The main political parties are using the current economic crisis to scare people into supporting the treaty, Sinn Féin’s Dáil leader Caoimhghín Ó Caoláin has told the Joint Committee on European Affairs.
Mr Ó Caoláin said today Fianna Fáil, Labour and Fine Gael were deliberately playing on voters’ fears by telling them the country would lose investment, jobs, and support from other EU member states if the electorate voted No again.
“The truth is very different. The cause of this recession is the failed economic policies of this Government and their counterparts across Europe,” he told the joint committee.
He claimed many of these “failed right-wing politicians” were responsible for negotiating the treaty and many of their “failed right-wing policies” underpin its provisions.
Mr Ó Caoláin said last year almost 900,000 people in the State rejected the treaty because they believed that it was a “bad treaty and because they wanted a better deal for Ireland and for Europe”.
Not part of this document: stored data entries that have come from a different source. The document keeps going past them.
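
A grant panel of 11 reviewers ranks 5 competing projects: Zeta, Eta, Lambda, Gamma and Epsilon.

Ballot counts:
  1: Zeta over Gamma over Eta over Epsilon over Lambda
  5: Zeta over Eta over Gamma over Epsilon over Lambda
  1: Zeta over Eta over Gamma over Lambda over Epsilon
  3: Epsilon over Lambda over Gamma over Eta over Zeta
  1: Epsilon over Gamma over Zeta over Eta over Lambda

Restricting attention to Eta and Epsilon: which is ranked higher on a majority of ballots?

Ballots ranking Eta above Epsilon: 1 + 5 + 1 = 7.
Ballots ranking Epsilon above Eta: 11 − 7 = 4.
Eta wins the head-to-head 7–4.

Eta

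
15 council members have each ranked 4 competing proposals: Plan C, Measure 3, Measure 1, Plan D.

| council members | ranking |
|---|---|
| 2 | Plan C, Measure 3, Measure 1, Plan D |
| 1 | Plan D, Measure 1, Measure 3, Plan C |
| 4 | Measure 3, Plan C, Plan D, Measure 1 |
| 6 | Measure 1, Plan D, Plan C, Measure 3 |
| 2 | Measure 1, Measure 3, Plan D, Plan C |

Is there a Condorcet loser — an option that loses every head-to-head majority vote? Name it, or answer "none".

Head-to-head results (15 council members):
Plan C vs Measure 3: Plan C wins 8–7.
Plan C vs Measure 1: 2+4 = 6 for Plan C, 9 for Measure 1 — Measure 1 by 9–6.
Plan C vs Plan D: Plan D, 9–6.
Measure 3 vs Measure 1: Measure 1, 9–6.
Measure 3 vs Plan D: Measure 3 preferred on 2+4+2 = 8 ballots; Measure 3 wins 8–7.
Measure 1 vs Plan D: Measure 1 is ranked higher on 2+6+2 = 10 ballots, Plan D on 5. Measure 1 wins 10–5.
Each option has at least one pairwise win (Plan C beats Measure 3; Measure 3 beats Plan D; Measure 1 beats Plan C; Plan D beats Plan C) — no Condorcet loser.

none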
Since then the Government has “prevaricated, sat on their hands and failed to act appropriately” or secure a single change to the text of the treaty, he claimed.
The Government was now returning to the people with the exact same proposition, he said.
“If it wasn’t good enough for the electorate then why on earth should it be good enough for us now?”
Mr Ó Caoláin urged voters to reject the treaty, saying “it is the same treaty and so people should give the same answer, a resounding No.”